For most of her adult life, 69-year-old Jeanne Gustavson has suffered from chronic regret for breaking up with her college sweetheart.
“I can’t turn back the clock. I wish I could,” Gustavson told CBS News. “I would have married him.”
Gustavson met her college sweetheart, Steve Watts, in German club at Loyola University in Chicago. She said he would have made the perfect husband — if only he’d been White.
“My mother was absolutely livid,” she said. “What didn’t she say? How could I disgrace the family. It was not pretty.”
Partly because of those pressures, Gustavson broke up with her boyfriend and they never saw each other again — until 2021, when she tracked him down at a Chicago nursing home.
“What I found was sort of a broken man,” she said.
Like Gustavson, Watts was divorced with no kids. But life for him had been much harder. He had been homeless, suffered two strokes and was almost unrecognizable the day Gustavson walked back into his life.

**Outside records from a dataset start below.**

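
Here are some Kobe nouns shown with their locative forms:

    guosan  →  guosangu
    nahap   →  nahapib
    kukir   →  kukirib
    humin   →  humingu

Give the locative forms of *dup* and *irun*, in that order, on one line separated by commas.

Looking at the final consonant of each stem: -gu when the stem ends in a nasal (*guosan*, *humin*); -ib when the stem ends in a non-nasal consonant (*nahap*, *kukir*).
*dup* — final consonant /p/ (non-nasal) → -ib → *dupib*.
*irun*: final consonant = /n/, a nasal → -gu → *irungu*.

dupib, irungu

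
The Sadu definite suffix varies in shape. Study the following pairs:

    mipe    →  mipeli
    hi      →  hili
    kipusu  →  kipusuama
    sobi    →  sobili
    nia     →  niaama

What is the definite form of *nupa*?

The pattern is front/back vowel harmony: -li when the last vowel of the stem is a front vowel (*mipe*, *hi*, *sobi*); -ama when the last vowel of the stem is a back vowel (*kipusu*, *nia*).
*nupa*: last vowel = /a/, a back vowel → -ama → *nupaama*.

nupaama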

“But he’s still the wonderful, gorgeous man that I knew,” Gustavson said.
Their feelings for each other came rushing back. And with her mother no longer in the way, Gustavson made arrangements to move Watts from the nursing home to her home in Portland, Oregon.
“I feel terribly lucky that I get a second chance — we both get a second chance,” she said.

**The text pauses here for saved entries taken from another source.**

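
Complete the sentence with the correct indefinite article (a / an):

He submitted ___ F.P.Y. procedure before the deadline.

an

The indefinite article is chosen by the initial *sound* of the following word, not its spelling.
The initialism *F.P.Y.* is read letter by letter; the first letter, F, is pronounced /ɛf/, which begins with a vowel sound.
So the article is *an*: He submitted an F.P.Y. procedure before the deadline.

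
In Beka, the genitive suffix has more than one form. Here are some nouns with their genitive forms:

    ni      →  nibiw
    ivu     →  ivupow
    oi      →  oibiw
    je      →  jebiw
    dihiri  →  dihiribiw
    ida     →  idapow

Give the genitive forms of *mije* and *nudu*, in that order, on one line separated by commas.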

Watts’ health issues have left him bedridden, but his mind is sharp and his heart is young. He’s still devoted to Gustavson after all these years.
Race drove its wedge, but love wormed its way back — permanently.
A few weeks ago — 43 years after her mom laid their love asunder — Gustavson and Watts were married. They’re newlyweds now, on their way making up for a lifetime of lost time.